Çağdaş Gazeteciler Derneği (ÇYD) Genel Yönetim Kurulu ise açıklamasında özetle şunlara yer verdi: “Emniyet güçlerinin gazetenin basıldığı matbaayı basması ve gazete bürolarını abluka altına alması, sözde tedbir açıklamalarıyla örtülemeyecek bir hedef göstermedir. Polis Cumhuriyet gazetesini açıkça hedef göstermekte, İslamcı teröristlere deyim yerindeyse adres bildirmektedir. Öte yandan bu uygulama, en hafif deyimiyle sansür ve basına karşı göz korkutmadır. Çağdaş Gazeteciler Derneği olarak Cumhuriyet gazetesinin yanındayız. Bilinmelidir ki olası bütün istenmeyen gelişmelerin sorumlusu AKP iktidarıdır. Cumhuriyet gazetesindeki polis ablukası bir an önce kaldırılmalı, gazete çalışanları hedef gösterilmekten vazgeçilmeli ve koruyucu bütün gerçek önlemler derhal alınmalıdır.”

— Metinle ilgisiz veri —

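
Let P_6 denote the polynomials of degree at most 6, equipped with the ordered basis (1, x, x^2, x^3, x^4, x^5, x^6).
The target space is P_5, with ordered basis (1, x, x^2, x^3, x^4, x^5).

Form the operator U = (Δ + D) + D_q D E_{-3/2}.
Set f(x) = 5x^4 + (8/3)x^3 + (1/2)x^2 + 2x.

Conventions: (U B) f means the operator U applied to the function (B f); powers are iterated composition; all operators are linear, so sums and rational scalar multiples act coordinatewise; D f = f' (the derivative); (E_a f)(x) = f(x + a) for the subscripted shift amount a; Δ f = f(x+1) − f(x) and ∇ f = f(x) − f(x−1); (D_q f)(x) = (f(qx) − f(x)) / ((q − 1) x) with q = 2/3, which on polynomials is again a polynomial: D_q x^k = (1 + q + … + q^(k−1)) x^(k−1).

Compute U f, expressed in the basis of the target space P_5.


Δ f = 20x^3 + 38x^2 + 29x + 61/6
D f = 20x^3 + 8x^2 + x + 2
(Δ + D) f = 40x^3 + 46x^2 + 30x + 73/6
E_{-3/2} f = 5x^4 - (82/3)x^3 + 56x^2 - 49x + 231/16
D E_{-3/2} f = 20x^3 - 82x^2 + 112x - 49
D_q D E_{-3/2} f = (380/9)x^2 - (410/3)x + 112
((Δ + D) + D_q D E_{-3/2}) f = 40x^3 + (794/9)x^2 - (320/3)x + 745/6

g(x) = 40x^3 + (794/9)x^2 - (320/3)x + 745/6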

G-9 Gazeteciler Platformu’ndan yapılan açıklamada, gazetenin dağıtımının engellenmesinin sansür girişimi olduğu belirtildi. AKP döneminde düşünce ve ifade özgürlüğüne, basına, halkın haber alma hakkına yapılan baskılara kara bir leke daha eklendiği ifade edildi.